Tests can be helpful in negating grade inflation and/or identifying students whose grades may not reflect their academic potential.The scores can also indicate where students “stack up” next to the entire pool of applicants.
Please note that several schools have adopted the “test blind” policy, which means they will no longer consider test scores in their admissions process. SAT Subject Tests, which have historically been required by a number of schools, particularly for applicants to engineering majors, have been relegated to the “test blind” status at several schools, including, MIT, Harvey Mudd, Caltech and Cornell University. There are others that still “recommend” them like Rice University, Northwestern University, University of Virginia and Carnegie Mellon. We will make sure to check on every school’s website on each of our student’s list to ensure that all required tests are submitted.
Advanced Placement (AP) Tests
AP Tests will still be accepted by colleges, but they may require a higher score than they have historically given the shortened format of the tests administered this year. It remains to be seen what the format will be in the future. It still pays to take the AP classes, however, as they can both boost your GPA and indicate a strong rigor of high school curriculum on your applications.

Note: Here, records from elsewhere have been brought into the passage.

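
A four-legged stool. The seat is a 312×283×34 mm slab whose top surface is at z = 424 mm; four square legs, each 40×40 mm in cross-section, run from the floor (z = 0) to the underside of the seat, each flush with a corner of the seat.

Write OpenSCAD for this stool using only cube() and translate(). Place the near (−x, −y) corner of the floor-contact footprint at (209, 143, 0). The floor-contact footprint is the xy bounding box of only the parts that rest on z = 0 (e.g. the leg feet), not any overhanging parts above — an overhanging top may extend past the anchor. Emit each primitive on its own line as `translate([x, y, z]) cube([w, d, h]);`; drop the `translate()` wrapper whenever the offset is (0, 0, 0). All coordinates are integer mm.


// leg_h = 424 - 34 = 390
translate([209, 143, 390]) cube([312, 283, 34]);
translate([209, 143, 0]) cube([40, 40, 390]);
translate([481, 143, 0]) cube([40, 40, 390]);
translate([209, 386, 0]) cube([40, 40, 390]);
translate([481, 386, 0]) cube([40, 40, 390]);


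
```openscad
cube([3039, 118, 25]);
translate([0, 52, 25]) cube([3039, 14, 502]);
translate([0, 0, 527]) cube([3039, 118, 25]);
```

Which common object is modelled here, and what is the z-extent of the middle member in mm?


An I-beam. The web height is 502 mm.

Two wide flanges with a thin centred web — an I-beam. Overall 552 mm minus two 25 mm flanges gives a web of 552 − 2·25 = 502 mm.


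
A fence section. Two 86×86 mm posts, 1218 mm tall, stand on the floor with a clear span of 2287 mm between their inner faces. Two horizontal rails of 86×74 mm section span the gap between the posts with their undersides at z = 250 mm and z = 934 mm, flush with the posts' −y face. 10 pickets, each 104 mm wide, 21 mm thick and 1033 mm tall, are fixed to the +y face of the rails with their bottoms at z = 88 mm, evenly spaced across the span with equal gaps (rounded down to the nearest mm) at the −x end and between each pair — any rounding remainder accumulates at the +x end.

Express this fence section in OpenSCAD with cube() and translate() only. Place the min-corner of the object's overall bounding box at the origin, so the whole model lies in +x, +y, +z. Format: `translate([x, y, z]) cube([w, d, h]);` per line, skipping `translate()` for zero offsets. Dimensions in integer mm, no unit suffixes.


cube([86, 86, 1218]);
translate([2373, 0, 0]) cube([86, 86, 1218]);
translate([86, 0, 250]) cube([2287, 86, 74]);
translate([86, 0, 934]) cube([2287, 86, 74]);
translate([199, 86, 88]) cube([104, 21, 1033]);
translate([416, 86, 88]) cube([104, 21, 1033]);
translate([633, 86, 88]) cube([104, 21, 1033]);
translate([850, 86, 88]) cube([104, 21, 1033]);
translate([1067, 86, 88]) cube([104, 21, 1033]);
translate([1284, 86, 88]) cube([104, 21, 1033]);
translate([1501, 86, 88]) cube([104, 21, 1033]);
translate([1718, 86, 88]) cube([104, 21, 1033]);
translate([1935, 86, 88]) cube([104, 21, 1033]);
translate([2152, 86, 88]) cube([104, 21, 1033]);


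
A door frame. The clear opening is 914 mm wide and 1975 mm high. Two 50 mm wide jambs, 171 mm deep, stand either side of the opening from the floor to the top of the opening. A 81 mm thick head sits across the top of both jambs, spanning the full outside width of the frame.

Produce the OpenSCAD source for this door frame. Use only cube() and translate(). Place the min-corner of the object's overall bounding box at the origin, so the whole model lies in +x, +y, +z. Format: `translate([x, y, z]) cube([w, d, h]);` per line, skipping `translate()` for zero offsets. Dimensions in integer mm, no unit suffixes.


cube([50, 171, 1975]);
translate([964, 0, 0]) cube([50, 171, 1975]);
translate([0, 0, 1975]) cube([1014, 171, 81]);


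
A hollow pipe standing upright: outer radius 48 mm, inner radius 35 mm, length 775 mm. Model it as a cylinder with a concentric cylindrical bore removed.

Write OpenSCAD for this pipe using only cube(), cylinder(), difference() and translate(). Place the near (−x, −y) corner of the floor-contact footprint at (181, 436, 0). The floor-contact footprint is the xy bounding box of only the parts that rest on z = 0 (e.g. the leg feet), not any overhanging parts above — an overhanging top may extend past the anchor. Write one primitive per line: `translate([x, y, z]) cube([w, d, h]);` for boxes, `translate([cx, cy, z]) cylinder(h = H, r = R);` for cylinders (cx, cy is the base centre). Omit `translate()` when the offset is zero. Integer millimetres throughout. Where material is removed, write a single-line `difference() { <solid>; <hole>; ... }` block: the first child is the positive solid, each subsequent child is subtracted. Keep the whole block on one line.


difference() { translate([229, 484, 0]) cylinder(h = 775, r = 48); translate([229, 484, 0]) cylinder(h = 775, r = 35); }


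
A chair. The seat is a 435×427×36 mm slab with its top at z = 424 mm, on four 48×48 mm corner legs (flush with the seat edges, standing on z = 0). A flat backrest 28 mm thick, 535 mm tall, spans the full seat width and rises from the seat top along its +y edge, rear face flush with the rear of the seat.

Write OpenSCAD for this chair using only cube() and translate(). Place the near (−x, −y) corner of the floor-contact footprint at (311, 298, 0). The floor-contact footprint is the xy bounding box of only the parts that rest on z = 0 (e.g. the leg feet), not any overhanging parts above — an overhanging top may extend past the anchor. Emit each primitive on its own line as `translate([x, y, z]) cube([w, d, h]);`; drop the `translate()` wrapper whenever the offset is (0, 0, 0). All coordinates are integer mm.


translate([311, 298, 388]) cube([435, 427, 36]);
translate([311, 298, 0]) cube([48, 48, 388]);
translate([698, 298, 0]) cube([48, 48, 388]);
translate([311, 677, 0]) cube([48, 48, 388]);
translate([698, 677, 0]) cube([48, 48, 388]);
translate([311, 697, 424]) cube([435, 28, 535]);


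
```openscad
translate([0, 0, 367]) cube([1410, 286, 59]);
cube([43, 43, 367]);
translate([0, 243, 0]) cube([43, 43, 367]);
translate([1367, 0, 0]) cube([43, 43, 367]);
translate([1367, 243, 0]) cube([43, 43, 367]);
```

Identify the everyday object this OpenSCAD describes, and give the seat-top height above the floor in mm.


A bench. The seat-top height is 426 mm.

A long slab on four corner posts — a bench. The slab sits at z = 367 with thickness 59, so the top is 367 + 59 = 426 mm.


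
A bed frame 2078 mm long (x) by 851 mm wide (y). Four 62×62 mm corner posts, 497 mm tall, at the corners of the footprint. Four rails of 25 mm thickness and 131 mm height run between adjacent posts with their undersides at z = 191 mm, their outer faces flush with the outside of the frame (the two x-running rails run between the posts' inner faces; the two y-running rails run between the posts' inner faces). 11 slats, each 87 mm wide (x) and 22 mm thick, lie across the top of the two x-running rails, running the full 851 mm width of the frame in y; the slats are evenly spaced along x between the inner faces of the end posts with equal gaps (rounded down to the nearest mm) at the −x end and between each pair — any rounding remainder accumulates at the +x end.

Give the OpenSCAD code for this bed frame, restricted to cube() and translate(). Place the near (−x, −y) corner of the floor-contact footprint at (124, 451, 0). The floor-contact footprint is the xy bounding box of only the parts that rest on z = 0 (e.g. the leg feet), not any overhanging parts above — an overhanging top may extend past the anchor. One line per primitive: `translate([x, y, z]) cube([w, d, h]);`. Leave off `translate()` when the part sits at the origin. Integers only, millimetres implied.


// slat z = rail_z + rail_h = 191 + 131 = 322
// slat gap = ⌊(1954 − 11·87) / 12⌋ = 83
translate([124, 451, 0]) cube([62, 62, 497]);
translate([124, 1240, 0]) cube([62, 62, 497]);
translate([2140, 451, 0]) cube([62, 62, 497]);
translate([2140, 1240, 0]) cube([62, 62, 497]);
translate([186, 451, 191]) cube([1954, 25, 131]);
translate([186, 1277, 191]) cube([1954, 25, 131]);
translate([124, 513, 191]) cube([25, 727, 131]);
translate([2177, 513, 191]) cube([25, 727, 131]);
translate([269, 451, 322]) cube([87, 851, 22]);
translate([439, 451, 322]) cube([87, 851, 22]);
translate([609, 451, 322]) cube([87, 851, 22]);
translate([779, 451, 322]) cube([87, 851, 22]);
translate([949, 451, 322]) cube([87, 851, 22]);
translate([1119, 451, 322]) cube([87, 851, 22]);
translate([1289, 451, 322]) cube([87, 851, 22]);
translate([1459, 451, 322]) cube([87, 851, 22]);
translate([1629, 451, 322]) cube([87, 851, 22]);
translate([1799, 451, 322]) cube([87, 851, 22]);
translate([1969, 451, 322]) cube([87, 851, 22]);


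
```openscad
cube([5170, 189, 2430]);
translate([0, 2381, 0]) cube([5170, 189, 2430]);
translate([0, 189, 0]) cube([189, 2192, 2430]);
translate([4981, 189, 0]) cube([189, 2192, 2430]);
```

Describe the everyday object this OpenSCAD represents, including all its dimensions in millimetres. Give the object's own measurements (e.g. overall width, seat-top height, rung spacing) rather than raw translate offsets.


The wall frame of a small rectangular building: four walls, each 2430 mm tall and 189 mm thick, enclosing a footprint 5170 mm (x) by 2570 mm (y) outside-to-outside, with no floor or roof. The front and back walls (the −y and +y sides) span the full width; the two side walls fit between them.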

Obviously, many summer plans and extracurricular activities have been altered or cancelled as a result of COVID-19. Colleges understand this, but also are going to be looking at how you used the free time you gained while not playing your sport, debating, volunteering, etc. This has been your opportunity to think “out-of-the-box” by seeking online opportunities, getting outside, learning a new hobby, reading books, etc. While this has unquestionably been a difficult and disappointing time for everyone, the silver lining is that having this kind of time is an unprecedented chance to be with family, help others, and examine what is important to you. Seize the moment!

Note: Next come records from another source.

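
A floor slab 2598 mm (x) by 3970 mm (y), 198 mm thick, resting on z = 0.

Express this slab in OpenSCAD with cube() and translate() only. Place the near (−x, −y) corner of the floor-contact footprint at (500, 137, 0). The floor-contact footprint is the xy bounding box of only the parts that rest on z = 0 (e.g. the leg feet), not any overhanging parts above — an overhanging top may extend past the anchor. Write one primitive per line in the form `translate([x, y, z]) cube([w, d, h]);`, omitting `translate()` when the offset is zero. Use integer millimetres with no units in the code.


translate([500, 137, 0]) cube([2598, 3970, 198]);


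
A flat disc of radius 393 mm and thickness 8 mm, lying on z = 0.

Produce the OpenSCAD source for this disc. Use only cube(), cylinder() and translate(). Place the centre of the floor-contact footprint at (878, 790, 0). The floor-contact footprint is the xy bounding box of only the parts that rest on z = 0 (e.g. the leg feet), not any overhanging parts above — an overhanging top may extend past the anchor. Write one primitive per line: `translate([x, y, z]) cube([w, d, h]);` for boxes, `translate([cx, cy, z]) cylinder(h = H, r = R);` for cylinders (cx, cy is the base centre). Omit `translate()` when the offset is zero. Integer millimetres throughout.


translate([878, 790, 0]) cylinder(h = 8, r = 393);


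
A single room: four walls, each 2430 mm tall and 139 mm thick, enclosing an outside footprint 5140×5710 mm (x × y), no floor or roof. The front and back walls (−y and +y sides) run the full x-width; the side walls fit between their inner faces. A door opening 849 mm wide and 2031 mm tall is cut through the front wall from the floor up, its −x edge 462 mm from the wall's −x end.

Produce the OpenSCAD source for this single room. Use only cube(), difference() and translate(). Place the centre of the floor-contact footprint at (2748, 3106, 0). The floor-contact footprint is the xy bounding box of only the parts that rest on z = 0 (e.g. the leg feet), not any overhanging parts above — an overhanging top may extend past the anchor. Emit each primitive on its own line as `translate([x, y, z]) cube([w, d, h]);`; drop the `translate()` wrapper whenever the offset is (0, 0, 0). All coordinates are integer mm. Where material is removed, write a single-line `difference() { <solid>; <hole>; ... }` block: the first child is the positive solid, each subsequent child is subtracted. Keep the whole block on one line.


difference() { translate([178, 251, 0]) cube([5140, 139, 2430]); translate([640, 251, 0]) cube([849, 139, 2031]); }
translate([178, 5822, 0]) cube([5140, 139, 2430]);
translate([178, 390, 0]) cube([139, 5432, 2430]);
translate([5179, 390, 0]) cube([139, 5432, 2430]);


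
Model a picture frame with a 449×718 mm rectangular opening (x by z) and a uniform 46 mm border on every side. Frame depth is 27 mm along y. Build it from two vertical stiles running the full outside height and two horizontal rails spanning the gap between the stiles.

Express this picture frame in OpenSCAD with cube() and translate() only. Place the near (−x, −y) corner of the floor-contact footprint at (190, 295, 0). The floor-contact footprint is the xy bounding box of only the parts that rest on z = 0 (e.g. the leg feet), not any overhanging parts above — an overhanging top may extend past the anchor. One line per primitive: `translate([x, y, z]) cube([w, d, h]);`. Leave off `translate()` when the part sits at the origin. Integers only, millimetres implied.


translate([190, 295, 0]) cube([46, 27, 810]);
translate([685, 295, 0]) cube([46, 27, 810]);
translate([236, 295, 0]) cube([449, 27, 46]);
translate([236, 295, 764]) cube([449, 27, 46]);


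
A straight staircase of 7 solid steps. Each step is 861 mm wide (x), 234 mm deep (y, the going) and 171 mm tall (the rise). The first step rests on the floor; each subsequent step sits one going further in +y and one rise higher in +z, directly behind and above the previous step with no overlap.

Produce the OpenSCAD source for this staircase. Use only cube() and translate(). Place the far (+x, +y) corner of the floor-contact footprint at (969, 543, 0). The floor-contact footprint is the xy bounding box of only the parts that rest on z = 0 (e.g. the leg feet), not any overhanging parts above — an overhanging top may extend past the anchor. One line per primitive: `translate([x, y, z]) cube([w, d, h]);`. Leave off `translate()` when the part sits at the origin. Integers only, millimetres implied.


translate([108, 309, 0]) cube([861, 234, 171]);
translate([108, 543, 171]) cube([861, 234, 171]);
translate([108, 777, 342]) cube([861, 234, 171]);
translate([108, 1011, 513]) cube([861, 234, 171]);
translate([108, 1245, 684]) cube([861, 234, 171]);
translate([108, 1479, 855]) cube([861, 234, 171]);
translate([108, 1713, 1026]) cube([861, 234, 171]);


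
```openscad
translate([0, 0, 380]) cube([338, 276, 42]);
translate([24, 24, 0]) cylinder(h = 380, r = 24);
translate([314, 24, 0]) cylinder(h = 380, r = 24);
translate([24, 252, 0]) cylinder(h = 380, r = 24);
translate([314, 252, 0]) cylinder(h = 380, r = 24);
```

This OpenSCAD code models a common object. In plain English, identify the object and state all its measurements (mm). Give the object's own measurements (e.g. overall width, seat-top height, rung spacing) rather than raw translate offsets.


A four-legged stool. The seat is a 338×276×42 mm slab whose top surface is at z = 422 mm; four round legs, each 48 mm in diameter, run from the floor (z = 0) to the underside of the seat, each leg's axis is inset half a diameter from the nearest pair of seat edges (so the leg's bounding box is flush with the corner).


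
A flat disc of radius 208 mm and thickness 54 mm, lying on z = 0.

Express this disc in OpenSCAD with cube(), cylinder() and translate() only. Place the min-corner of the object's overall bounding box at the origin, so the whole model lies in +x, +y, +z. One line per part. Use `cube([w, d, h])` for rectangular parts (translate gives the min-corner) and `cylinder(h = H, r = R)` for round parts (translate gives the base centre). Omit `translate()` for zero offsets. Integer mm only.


translate([208, 208, 0]) cylinder(h = 54, r = 208);


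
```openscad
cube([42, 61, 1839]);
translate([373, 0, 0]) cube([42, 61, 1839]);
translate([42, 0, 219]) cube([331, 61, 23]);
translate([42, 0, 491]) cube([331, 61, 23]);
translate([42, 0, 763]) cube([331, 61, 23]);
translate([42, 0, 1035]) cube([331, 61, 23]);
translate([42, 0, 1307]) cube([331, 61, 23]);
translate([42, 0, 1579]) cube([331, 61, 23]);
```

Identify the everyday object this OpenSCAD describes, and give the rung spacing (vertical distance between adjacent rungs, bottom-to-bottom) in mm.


A ladder. The rung spacing is 272 mm.

Two tall 42×61 posts with 6 short bars between them — a ladder. Adjacent rungs sit at z = 219 and z = 491, so the spacing is 491 − 219 = 272 mm.


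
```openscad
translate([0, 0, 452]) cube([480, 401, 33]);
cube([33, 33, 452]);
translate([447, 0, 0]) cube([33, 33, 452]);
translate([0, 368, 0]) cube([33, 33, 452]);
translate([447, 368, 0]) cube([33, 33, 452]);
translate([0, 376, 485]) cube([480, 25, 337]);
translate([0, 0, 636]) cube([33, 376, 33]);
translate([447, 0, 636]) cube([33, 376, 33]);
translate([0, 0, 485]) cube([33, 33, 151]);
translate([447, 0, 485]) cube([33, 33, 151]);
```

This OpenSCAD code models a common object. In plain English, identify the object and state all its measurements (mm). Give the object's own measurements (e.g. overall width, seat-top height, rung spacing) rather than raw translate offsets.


A chair. The seat is a 480×401×33 mm slab with its top at z = 485 mm, on four 33×33 mm corner legs (flush with the seat edges, standing on z = 0). A flat backrest 25 mm thick, 337 mm tall, spans the full seat width and rises from the seat top along its +y edge, rear face flush with the rear of the seat. Two armrests of 33×33 mm section run along each side from the seat's front edge to the front of the backrest, top faces 184 mm above the seat top and outer faces flush with the seat's x-edges; a 33×33 mm post under the front of each armrest stands on the seat at the front corner.


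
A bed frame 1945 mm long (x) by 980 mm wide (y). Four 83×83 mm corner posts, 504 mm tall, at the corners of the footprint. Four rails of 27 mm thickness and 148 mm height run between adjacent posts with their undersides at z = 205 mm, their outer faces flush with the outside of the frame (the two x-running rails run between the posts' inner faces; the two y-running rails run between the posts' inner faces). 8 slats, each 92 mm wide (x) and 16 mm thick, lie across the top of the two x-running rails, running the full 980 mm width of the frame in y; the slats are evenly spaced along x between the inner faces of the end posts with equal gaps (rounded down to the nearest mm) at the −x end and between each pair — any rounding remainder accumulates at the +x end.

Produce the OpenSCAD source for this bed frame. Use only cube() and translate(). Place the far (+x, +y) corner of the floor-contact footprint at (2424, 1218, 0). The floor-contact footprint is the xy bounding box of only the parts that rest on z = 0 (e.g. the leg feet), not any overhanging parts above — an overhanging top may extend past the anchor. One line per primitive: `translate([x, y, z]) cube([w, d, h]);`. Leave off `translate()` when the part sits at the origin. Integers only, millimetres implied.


translate([479, 238, 0]) cube([83, 83, 504]);
translate([479, 1135, 0]) cube([83, 83, 504]);
translate([2341, 238, 0]) cube([83, 83, 504]);
translate([2341, 1135, 0]) cube([83, 83, 504]);
translate([562, 238, 205]) cube([1779, 27, 148]);
translate([562, 1191, 205]) cube([1779, 27, 148]);
translate([479, 321, 205]) cube([27, 814, 148]);
translate([2397, 321, 205]) cube([27, 814, 148]);
translate([677, 238, 353]) cube([92, 980, 16]);
translate([884, 238, 353]) cube([92, 980, 16]);
translate([1091, 238, 353]) cube([92, 980, 16]);
translate([1298, 238, 353]) cube([92, 980, 16]);
translate([1505, 238, 353]) cube([92, 980, 16]);
translate([1712, 238, 353]) cube([92, 980, 16]);
translate([1919, 238, 353]) cube([92, 980, 16]);
translate([2126, 238, 353]) cube([92, 980, 16]);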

At Today’s College Solutions we are here to discuss all of the above with you and develop a personalized strategy that suits your needs and goals.
Financial Implications of COVID-19
The Coronavirus Aid, Relief, and Economic Security (CARES) Act, which provides economic assistance to individuals, families and small businesses impacted by the COVID-19 pandemic, automatically reduces the interest rate on federally-held student loans to 0% from March 13, 2020, through September 30, 2020. It also suspends principal and interest payments on those loans through September 30, 2020. This suspension occurs automatically.
Please note that the benefits offered by CARES only apply to student loans held by the federal government. Private loans are not included in this Act. Some federal student loans are not eligible. Visit StudentAid.gov for details.
Some private lenders may be offering relief. Contact your lender to find out details.
Your college’s financial aid office is the best source of information for emergency grants and details on your financial aid options. Do not hesitate to contact it to see answers and help.